Coming from a turtle background, I can tell you that of all the reptiles available to you, they're the most difficult, time consuming and expensive to keep in captivity. You need to have a solid grasp of water chemistry, how it works and how to alter it, (do you have any aquarium keeping experience?). A basic turtle setup is going to cost you $1,000+ to do right, then there's the ongoing running costs. Your electricity bill will increase significantly as will your water usage.

All that aside, turtles kept indoors take up a lot of time, (I can't remember my last holiday), unlike snakes that have minimal UVB requirements and a simple diet, turtles need to be taken outside to bask daily in the sun, even when using artificial UVB lighting. They, (each individual species) have a complex diet that needs to be replicated as closely as possible and if housed and kept properly, the average freshwater turtle lives between 80-100 years.

You'll need to decide whether you want to keep a long-necked or short-necked species, both have very different husbandry/dietary requirements and there's species that are considered suitable for newbies and those that newbies should steer clear of due to being more advanced.

The other thing to remember is there's no such thing as a penny turtle... all Australian Turtles, apart from Western Swamp turtles and Macleays grow upwards of 20cm, many species attaining an adult size of anywhere between 26 and 40cm with several exceeding 40cm.


----------



## SpottedPythons (Nov 8, 2017)

Turtles are nice, but as AP said, they are very time consuming and probably not for a beginner. Blueies and Beardies are both great options, they require a similar amount of space and requirements. They are both placid and good handlers. Another pro with the blueies (not beardies) is that they can eat dog and cat food.


----------



## azzmilan (Nov 16, 2017)

You are talking about one of the easiest reptiles to keep verse the hardest.
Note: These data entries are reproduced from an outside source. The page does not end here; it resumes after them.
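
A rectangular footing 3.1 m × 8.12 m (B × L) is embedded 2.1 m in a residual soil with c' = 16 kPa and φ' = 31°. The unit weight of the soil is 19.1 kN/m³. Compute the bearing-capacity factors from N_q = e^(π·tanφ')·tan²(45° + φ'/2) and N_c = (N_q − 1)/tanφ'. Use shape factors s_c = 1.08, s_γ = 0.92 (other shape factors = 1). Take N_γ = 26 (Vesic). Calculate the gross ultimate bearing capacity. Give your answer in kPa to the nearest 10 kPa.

tan31° = 0.6009, so N_q = e^(π×0.6009)·tan²(60.5°) = 6.604 × 3.124 = 20.63.
N_c = (20.63 − 1)/tan31° = 32.67.
q = γ·D_f = 19.1 × 2.1 = 40.11 kPa.
c·N_c·s_c = 16 × 32.671 × 1.08 = 564.56 kPa
q·N_q = 40.11 × 20.631 = 827.5 kPa
0.5·γ·B·N_γ·s_γ = 0.5 × 19.1 × 3.1 × 26 × 0.92 = 708.15 kPa
q_ult = 564.56 + 827.5 + 708.15 = 2100.2 kPa.

q_ult ≈ 2100 kPa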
The turtle husbandry combines the aquarium hobby with reptiles. The turtle you get is not just for you but for your family to take over in the future. Turtles require constant cleaning due to feeding in the water, a much bigger tank , 4 foot would be a good start, knowledge of aquarium processes such as Ph,Nitrate ect, expensive aquarium equipment (aquarium heater for example) whilst combining that with a UVB bulb and constant vigiliance on how the water is doing.

Bluey will be more than fine in a 2-3 foot enclosure (I always choose bigger the better), UVB and basking Light. Depending on your location their are victorians species that you can keep in outdoor enclosures. They are easy to handle, can be fed a wide variety of foods insects,fruit and even cat/dog food!

Make sure you do your own research first before you attempt to get any animal.


----------



## Flaviemys purvisi (Nov 16, 2017)

I agree, Turtles are hands down the hardest reptiles to keep successfully in captivity. There's no shortcuts in that field.


----------